自然魔術の世界像は有機体的世界像、すなわち、天上世界の事物と地上世界の事物が宇宙の精気を介して相互に影響をおよぼしあい交感しあっている巨大な有機的統一体であるというものである。人間は地上における(磁石によって代表される)諸物体のあいだの共感と反感の関係を組み合わせてその力を利用し、天の影響を人間に有利な方向に向けさせることさえ可能となる。それがルネサンスの自然魔術であった。それは、共感と反感の関係を読み取り操作する術であり、けっして超自然的なものではなかった。従って、それなりに経験的で技術的で実践的なものに変わっていった。
とりわけ、磁力の力はまさに「隠れた力」の典型であり、「自然魔術」における恰好の研究対象となった。

●観察や実験、数学的推論という手法を生み出した16世紀自然魔術
自然を学ぶことで人間が宇宙の力・自然のエネルギーを使役しうるという信念が公然と語られるようになった。その後の科学技術の推進力の一つは、このルネサンスの魔術思想に発しているが、ここから直線的に近代科学が生まれたわけではない。15世紀の魔術思想家たちは古代信仰・文章信仰に捉われており、実際に磁石で実験してはいない。その限界を越えたのは16世紀の思想家である。 
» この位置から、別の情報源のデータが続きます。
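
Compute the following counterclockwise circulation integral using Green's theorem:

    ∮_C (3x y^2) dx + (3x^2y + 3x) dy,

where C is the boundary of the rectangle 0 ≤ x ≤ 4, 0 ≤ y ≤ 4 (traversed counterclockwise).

Green's theorem converts the closed line integral into a double integral over the enclosed region D:

    ∮_C P dx + Q dy = ∬_D (∂Q/∂x - ∂P/∂y) dA.

Here P = 3x y^2, Q = 3x^2y + 3x, so

    ∂Q/∂x = 6x y + 3,    ∂P/∂y = 6x y,
    ∂Q/∂x - ∂P/∂y = 3.

D is the region 0 ≤ x ≤ 4, 0 ≤ y ≤ 4. Evaluating the double integral:

    ∬_D (3) dA = ∫_0^{4} ∫_0^{4} (3) dy dx.

Inner (y from 0 to 4): 12.
Outer (x from 0 to 4): 48.

Therefore ∮_C P dx + Q dy = 48.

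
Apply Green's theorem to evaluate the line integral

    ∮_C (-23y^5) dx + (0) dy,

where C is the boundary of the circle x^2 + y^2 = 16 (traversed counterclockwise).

Green's theorem converts the closed line integral into a double integral over the enclosed region D:

    ∮_C P dx + Q dy = ∬_D (∂Q/∂x - ∂P/∂y) dA.

Here P = -23y^5, Q = 0, so

    ∂Q/∂x = 0,    ∂P/∂y = -115y^4,
    ∂Q/∂x - ∂P/∂y = 115y^4.

D is the region x^2 + y^2 ≤ 16. Evaluating the double integral:

In polar coordinates (x = r cos θ, y = r sin θ, dA = r dr dθ) the integrand becomes 115r^4sin(θ)^4, so

    ∬_D (115y^4) dA = ∫_0^{2π} ∫_0^{4} (115r^4sin(θ)^4) · r dr dθ.

Inner (r from 0 to 4): 235520sin(θ)^4/3.
Outer (θ from 0 to 2π): 58880π.

Therefore ∮_C P dx + Q dy = 58880π.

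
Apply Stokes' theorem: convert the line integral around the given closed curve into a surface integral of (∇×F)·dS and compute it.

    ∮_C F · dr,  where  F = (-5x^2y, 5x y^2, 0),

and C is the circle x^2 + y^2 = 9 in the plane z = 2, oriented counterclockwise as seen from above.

Let S be the flat disk x^2 + y^2 ≤ 9 in the plane z = 2, with upward unit normal n̂ = ẑ. By Stokes' theorem,

    ∮_C F · dr = ∬_S (∇ × F) · n̂ dS = ∬_D (curl F)_z dA,

where D is the disk x^2 + y^2 ≤ 9.

Compute the curl of F = (-5x^2y, 5x y^2, 0):
    (∇ × F)_x = ∂F_z/∂y - ∂F_y/∂z = 0,
    (∇ × F)_y = ∂F_x/∂z - ∂F_z/∂x = 0,
    (∇ × F)_z = ∂F_y/∂x - ∂F_x/∂y = 5x^2 + 5y^2.

On z = 2, (curl F)_z = 5x^2 + 5y^2.

Convert to polar (x = r cos θ, y = r sin θ, dA = r dr dθ); the integrand becomes 5r^2, so

    ∬_D (curl F)_z dA = ∫_0^{2π} ∫_0^{3} (5r^2) · r dr dθ.

Inner (r from 0 to 3): 405/4.
Outer (θ from 0 to 2π): 405π/2.

Therefore ∮_C F · dr = 405π/2.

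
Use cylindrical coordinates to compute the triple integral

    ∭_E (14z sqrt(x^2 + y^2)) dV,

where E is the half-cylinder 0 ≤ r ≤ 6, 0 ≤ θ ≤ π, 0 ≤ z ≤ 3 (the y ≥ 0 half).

In cylindrical coordinates, x = r cos(θ), y = r sin(θ), z = z, and dV = r dr dθ dz.

The integrand becomes 14r z, so

    ∭_E (14z sqrt(x^2 + y^2)) dV = ∫_{0}^{π} ∫_{0}^{6} ∫_{0}^{3} (14r z) · r dz dr dθ.

Inner (z): 63r^2.
Middle (r from 0 to 6): 4536.
Outer (θ): 4536π.

Therefore the triple integral equals 4536π.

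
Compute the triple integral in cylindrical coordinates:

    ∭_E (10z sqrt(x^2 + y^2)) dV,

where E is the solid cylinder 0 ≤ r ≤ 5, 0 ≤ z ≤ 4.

In cylindrical coordinates, x = r cos(θ), y = r sin(θ), z = z, and dV = r dr dθ dz.

The integrand becomes 10r z, so

    ∭_E (10z sqrt(x^2 + y^2)) dV = ∫_{0}^{2π} ∫_{0}^{5} ∫_{0}^{4} (10r z) · r dz dr dθ.

Inner (z): 80r^2.
Middle (r from 0 to 5): 10000/3.
Outer (θ): 20000π/3.

Therefore the triple integral equals 20000π/3.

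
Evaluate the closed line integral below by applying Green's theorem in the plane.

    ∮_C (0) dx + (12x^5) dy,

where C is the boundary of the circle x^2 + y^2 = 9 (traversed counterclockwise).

Green's theorem converts the closed line integral into a double integral over the enclosed region D:

    ∮_C P dx + Q dy = ∬_D (∂Q/∂x - ∂P/∂y) dA.

Here P = 0, Q = 12x^5, so

    ∂Q/∂x = 60x^4,    ∂P/∂y = 0,
    ∂Q/∂x - ∂P/∂y = 60x^4.

D is the region x^2 + y^2 ≤ 9. Evaluating the double integral:

In polar coordinates (x = r cos θ, y = r sin θ, dA = r dr dθ) the integrand becomes 60r^4cos(θ)^4, so

    ∬_D (60x^4) dA = ∫_0^{2π} ∫_0^{3} (60r^4cos(θ)^4) · r dr dθ.

Inner (r from 0 to 3): 7290cos(θ)^4.
Outer (θ from 0 to 2π): 10935π/2.

Therefore ∮_C P dx + Q dy = 10935π/2.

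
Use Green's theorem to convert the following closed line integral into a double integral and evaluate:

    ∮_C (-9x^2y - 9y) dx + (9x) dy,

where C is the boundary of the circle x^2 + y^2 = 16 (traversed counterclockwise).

Green's theorem converts the closed line integral into a double integral over the enclosed region D:

    ∮_C P dx + Q dy = ∬_D (∂Q/∂x - ∂P/∂y) dA.

Here P = -9x^2y - 9y, Q = 9x, so

    ∂Q/∂x = 9,    ∂P/∂y = -9x^2 - 9,
    ∂Q/∂x - ∂P/∂y = 9x^2 + 18.

D is the region x^2 + y^2 ≤ 16. Evaluating the double integral:

In polar coordinates (x = r cos θ, y = r sin θ, dA = r dr dθ) the integrand becomes 9r^2cos(θ)^2 + 18, so

    ∬_D (9x^2 + 18) dA = ∫_0^{2π} ∫_0^{4} (9r^2cos(θ)^2 + 18) · r dr dθ.

Inner (r from 0 to 4): 576cos(θ)^2 + 144.
Outer (θ from 0 to 2π): 864π.

Therefore ∮_C P dx + Q dy = 864π.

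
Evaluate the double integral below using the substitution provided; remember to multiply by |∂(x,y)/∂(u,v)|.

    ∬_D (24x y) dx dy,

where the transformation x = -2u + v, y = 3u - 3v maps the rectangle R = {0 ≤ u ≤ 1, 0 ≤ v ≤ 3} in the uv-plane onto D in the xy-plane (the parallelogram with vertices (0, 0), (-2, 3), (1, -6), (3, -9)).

Compute the Jacobian determinant of (x, y) with respect to (u, v):

    ∂(x,y)/∂(u,v) = | -2  1 | = (-2)(-3) - (1)(3) = 3.
                   | 3  -3 |

Its absolute value is |J| = 3 (the area scaling factor).

Substituting x = -2u + v, y = 3u - 3v into the integrand,

    24x y → -144u^2 + 216u v - 72v^2,

so the integral becomes

    ∬_R (-144u^2 + 216u v - 72v^2) · |J| du dv = ∫_0^1 ∫_0^3 (-432u^2 + 648u v - 216v^2) dv du.

Inner (v): -1296u^2 + 2916u - 1944.
Outer (u): -918.

Therefore ∬_D (24x y) dx dy = -918.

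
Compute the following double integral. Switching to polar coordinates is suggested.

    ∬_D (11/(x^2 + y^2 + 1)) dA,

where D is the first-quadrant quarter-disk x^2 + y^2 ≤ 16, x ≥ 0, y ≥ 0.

The region D is 0 ≤ r ≤ 4, 0 ≤ θ ≤ π/2 in polar coordinates, where x = r cos(θ), y = r sin(θ), and dA = r dr dθ.

Under the substitution, the integrand becomes 11/(r^2 + 1), so

    ∬_D (11/(x^2 + y^2 + 1)) dA = ∫_{0}^{π/2} ∫_{0}^{4} (11/(r^2 + 1)) · r dr dθ.

Inner integral (in r): ∫_{0}^{4} (11/(r^2 + 1)) · r dr = 11log(17)/2.

Outer integral (in θ): ∫_{0}^{π/2} (11log(17)/2) dθ = 11π log(17)/4.

Therefore ∬_D (11/(x^2 + y^2 + 1)) dA = 11π log(17)/4.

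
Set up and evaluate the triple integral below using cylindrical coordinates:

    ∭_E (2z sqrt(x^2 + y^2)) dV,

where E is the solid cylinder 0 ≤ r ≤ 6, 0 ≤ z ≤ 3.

In cylindrical coordinates, x = r cos(θ), y = r sin(θ), z = z, and dV = r dr dθ dz.

The integrand becomes 2r z, so

    ∭_E (2z sqrt(x^2 + y^2)) dV = ∫_{0}^{2π} ∫_{0}^{6} ∫_{0}^{3} (2r z) · r dz dr dθ.

Inner (z): 9r^2.
Middle (r from 0 to 6): 648.
Outer (θ): 1296π.

Therefore the triple integral equals 1296π.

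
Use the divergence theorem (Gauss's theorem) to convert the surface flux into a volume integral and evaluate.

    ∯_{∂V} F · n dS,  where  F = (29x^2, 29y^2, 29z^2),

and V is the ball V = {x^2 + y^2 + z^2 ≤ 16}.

By the divergence theorem,

    ∯_{∂V} F · n dS = ∭_V (∇ · F) dV.

Compute the divergence:
    ∇ · F = ∂F_x/∂x + ∂F_y/∂y + ∂F_z/∂z = 58x + 58y + 58z.

In spherical coordinates, x = ρ sin(φ) cos(θ), y = ρ sin(φ) sin(θ), z = ρ cos(φ), dV = ρ^2 sin(φ) dρ dφ dθ, with 0 ≤ ρ ≤ 4, 0 ≤ φ ≤ π, 0 ≤ θ ≤ 2π.

The integrand, after substitution and multiplying by the volume element, becomes (58ρ (sqrt(2)sin(φ)sin(θ + π/4) + cos(φ))) · ρ^2 sin(φ), so

    ∭_V (∇·F) dV = ∫_0^{2π} ∫_0^{π} ∫_0^{4} (58ρ (sqrt(2)sin(φ)sin(θ + π/4) + cos(φ))) · ρ^2 sin(φ) dρ dφ dθ.

Inner (ρ from 0 to 4): 3712(sqrt(2)sin(φ)sin(θ + π/4) + cos(φ))sin(φ).
Middle (φ from 0 to π): 1856sqrt(2)π sin(θ + π/4).
Outer (θ from 0 to 2π): 0.

Therefore ∯_{∂V} F · n dS = 0.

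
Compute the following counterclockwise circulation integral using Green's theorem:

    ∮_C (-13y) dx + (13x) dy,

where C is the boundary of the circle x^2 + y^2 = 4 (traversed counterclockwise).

Green's theorem converts the closed line integral into a double integral over the enclosed region D:

    ∮_C P dx + Q dy = ∬_D (∂Q/∂x - ∂P/∂y) dA.

Here P = -13y, Q = 13x, so

    ∂Q/∂x = 13,    ∂P/∂y = -13,
    ∂Q/∂x - ∂P/∂y = 26.

D is the region x^2 + y^2 ≤ 4. Evaluating the double integral:

In polar coordinates (x = r cos θ, y = r sin θ, dA = r dr dθ) the integrand becomes 26, so

    ∬_D (26) dA = ∫_0^{2π} ∫_0^{2} (26) · r dr dθ.

Inner (r from 0 to 2): 52.
Outer (θ from 0 to 2π): 104π.

Therefore ∮_C P dx + Q dy = 104π.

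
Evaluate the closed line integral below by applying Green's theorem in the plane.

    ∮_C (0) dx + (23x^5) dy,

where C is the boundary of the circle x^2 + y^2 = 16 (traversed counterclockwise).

Green's theorem converts the closed line integral into a double integral over the enclosed region D:

    ∮_C P dx + Q dy = ∬_D (∂Q/∂x - ∂P/∂y) dA.

Here P = 0, Q = 23x^5, so

    ∂Q/∂x = 115x^4,    ∂P/∂y = 0,
    ∂Q/∂x - ∂P/∂y = 115x^4.

D is the region x^2 + y^2 ≤ 16. Evaluating the double integral:

In polar coordinates (x = r cos θ, y = r sin θ, dA = r dr dθ) the integrand becomes 115r^4cos(θ)^4, so

    ∬_D (115x^4) dA = ∫_0^{2π} ∫_0^{4} (115r^4cos(θ)^4) · r dr dθ.

Inner (r from 0 to 4): 235520cos(θ)^4/3.
Outer (θ from 0 to 2π): 58880π.

Therefore ∮_C P dx + Q dy = 58880π.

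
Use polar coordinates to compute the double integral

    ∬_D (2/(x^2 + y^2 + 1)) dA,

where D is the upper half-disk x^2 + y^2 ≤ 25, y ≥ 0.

The region D is 0 ≤ r ≤ 5, 0 ≤ θ ≤ π in polar coordinates, where x = r cos(θ), y = r sin(θ), and dA = r dr dθ.

Under the substitution, the integrand becomes 2/(r^2 + 1), so

    ∬_D (2/(x^2 + y^2 + 1)) dA = ∫_{0}^{π} ∫_{0}^{5} (2/(r^2 + 1)) · r dr dθ.

Inner integral (in r): ∫_{0}^{5} (2/(r^2 + 1)) · r dr = log(26).

Outer integral (in θ): ∫_{0}^{π} (log(26)) dθ = π log(26).

Therefore ∬_D (2/(x^2 + y^2 + 1)) dA = π log(26).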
15世紀の魔術は宗教的で思弁的で言葉の世界に閉じこもる傾向にあったが、16世紀の魔術は経験的で数学的でかつ実践的な性格を有し、さらに職人たちによって担われてきた技術と結びつく傾向を示している。そして、帰納的観察や実験という近代実証科学の方法は、「隠れた力」を操作する「自然魔術」の方法として、17世紀科学革命にさきがけて16世紀に登場した。
このようにして16世紀後半には魔術思想は、実験的方法と数学的推論に基づき、技術的応用を目的とした「自然科学の前近代的形態」へと変貌する。それは、文献魔術から実験魔術への転換である。とりわけ磁力と静電気力は、魔術思想の根拠にある「隠れた力」の典型と見られていたがゆえに、経験的で実験的な自然魔術の格好のテーマであった。

●遠隔力→万有引力の土台となった魔術思想
近代科学に至るには、実験的論証と数学的推論の二つの方法の確立とともに、遠隔作用としての万有引力概念の獲得が必要であったが、数学的推論も実験的方法も魔術に対立するものではなかった。むしろ、自然魔術は数学的で技術的な性格を帯びるとともに、経験的観察と実験的方法を生み出していった。さらに、魔術思想の内に機械論や原子論の還元主義が密かに導入されることによって、力に対する合理的説明の要求も生じてくる。とりわけ、船乗りや職人や軍人たちによって観測の対象とされてきた磁力は、他方では魔術師たちの研究対象とされ、遠隔作用としての万有引力概念を生み出す土台となった。

デッラ・ポルタの『自然魔術』は、磁力の定量的測定の可能性を探ることで力の作用圏という概念を語り、数学的関数で表される力という近代物理学における力概念の理解への端緒を開いた。のみならず、磁石をめぐる古代からの言い伝えを実験により否定し、自然認識に対する中世的な秘匿体質から脱皮し、魔術の脱神秘化・大衆化を計ったことにおいて、『自然魔術』は近代科学を準備するものであった。デッラ・ポルタにより、ルネサンスの魔術思想は近代の科学技術思想にあと一歩の所に到達した。
自然界は諸事物とその相互作用からなり、人は観察を通してその力を知ることができるという魔術思想は、ケプラーやニュートンによる近代物理学のキー概念ともいうべき万有引力概念を準備するものとなったのである。